Employee fails testing of any difficulty, including simple and complex attacks.

Observation

Employee verbally challenges the necessity of security measures and openly resists efforts to improve their awareness capability. Their demeanor is defiant and confrontational, showing no commitment to continuous learning.

Guidance and Best Practices

This section provides practical tips to help ensure the successful implementation of this framework by improving employee attitudes towards security awareness and risk management.

  1. In this framework, observing an employee's intent and their perception of the value of security awareness is just as important as assessing their susceptibility to compromise.
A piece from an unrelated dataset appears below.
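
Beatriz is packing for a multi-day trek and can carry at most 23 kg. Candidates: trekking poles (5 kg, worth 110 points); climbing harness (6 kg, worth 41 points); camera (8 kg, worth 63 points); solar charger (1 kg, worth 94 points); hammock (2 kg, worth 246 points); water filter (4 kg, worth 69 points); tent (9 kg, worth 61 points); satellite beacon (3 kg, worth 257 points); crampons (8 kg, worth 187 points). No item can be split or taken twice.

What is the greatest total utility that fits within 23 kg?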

No one is a "lost cause" unless they explicitly state that they do not care about causing harm. The primary goal of these guidelines is to encourage continuous learning and improvement in risk management, rather than to impose discipline. To protect your crucial operational culture, it is essential to prioritize this approach.
  2. A repeat offender will rarely fit into a classification perfectly resembling evaluation and observation guidelines. Make a determination of which classification most closely resembles each offenders data and exhibited demeanor.
    1. For example, an employee may have fallen for 50% of test attacks but were all highly targeted in nature with insider knowledge, and they demonstrate a highly humble attitude towards continuous learning and intent to improve security behaviors. While the test data alone supports a classification of negligent, the attack difficulty and behavior observations support Outsmarted which may lead to a final decision of Mistaken.
  3. Clearly communicate these guidelines and the criteria for each classification. Transparency about the leniency afforded to those who demonstrate a genuine desire to lower their risk level often encourages exactly that behavior.
  4. Ensure all remedial training and improvement plans are well-documented and track employees' adherence to completion timelines.
  5. Preventing bias and discrimination in cybersecurity disciplinary actions is crucial. Establish clear and specific criteria for exceptions at the governance and implementation stages, detailing the risk versus operational success reasons for each exception. Ensure fairness by involving a separate, independent representative to review and approve classifications and exceptions.